4. Building the Chatbot Flow
- Create a new flow named RAG Chatbot
- Add a Chat Interface Node.
- Configure the Chat Widget and whitelist the Domain
- Add a RAG Node, configure the database, and connect it to an LLM.
5. Testing
- Run the Firecrawl Flow (the first flow) to collect data from the website.
- Ensure the webhook flow is deployed before testing the first flow.
- After execution, you should see the vectors stored in the vector database.
- Test the Chatbot Flow to verify that it generates accurate responses.
6. Deployment and Integration
- Click Deploy to make the chatbot live.
- To integrate the chatbot into your website:
- Click Setup to access the embed code.
- Paste the code into your website’s HTML.
- Ensure allowed domains are configured before deployment Configure the Chat Widget.
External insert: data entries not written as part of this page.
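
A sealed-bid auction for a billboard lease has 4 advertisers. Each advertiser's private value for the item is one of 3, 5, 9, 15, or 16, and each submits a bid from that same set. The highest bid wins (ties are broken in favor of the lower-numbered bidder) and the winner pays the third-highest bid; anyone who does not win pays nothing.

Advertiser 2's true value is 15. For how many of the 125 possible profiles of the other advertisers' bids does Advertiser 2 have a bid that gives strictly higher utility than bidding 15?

27

Others bid (3, 3, 16): truth gives 0; bid 16 gives 12 > 0. Violating.
Others bid (3, 5, 16): truth gives 0; bid 16 gives 10 > 0. Violating.
Others bid (3, 9, 16): truth gives 0; bid 16 gives 6 > 0. Violating.
Others bid (3, 16, 3): truth gives 0; bid 16 gives 12 > 0. Violating.
Others bid (3, 3, 3): truth gives 12; no alternative beats it.
Others bid (3, 3, 5): truth gives 12; no alternative beats it.
(Checking all 125 profiles: 27 have a profitable deviation, 98 do not.)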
Ensure that the allowed domains are specified before integrating this chat widget.
7. Troubleshooting
- Make sure the
apiUrl
is set correctly to your pod's URL. - Confirm that the
workflowId
matches the ID of your intended workflow. - Inspect the browser console for any errors related to script loading or widget initialization.
Congratulations! You've completed the tutorial and created your custom knowledge chatbot using Lamatic.ai!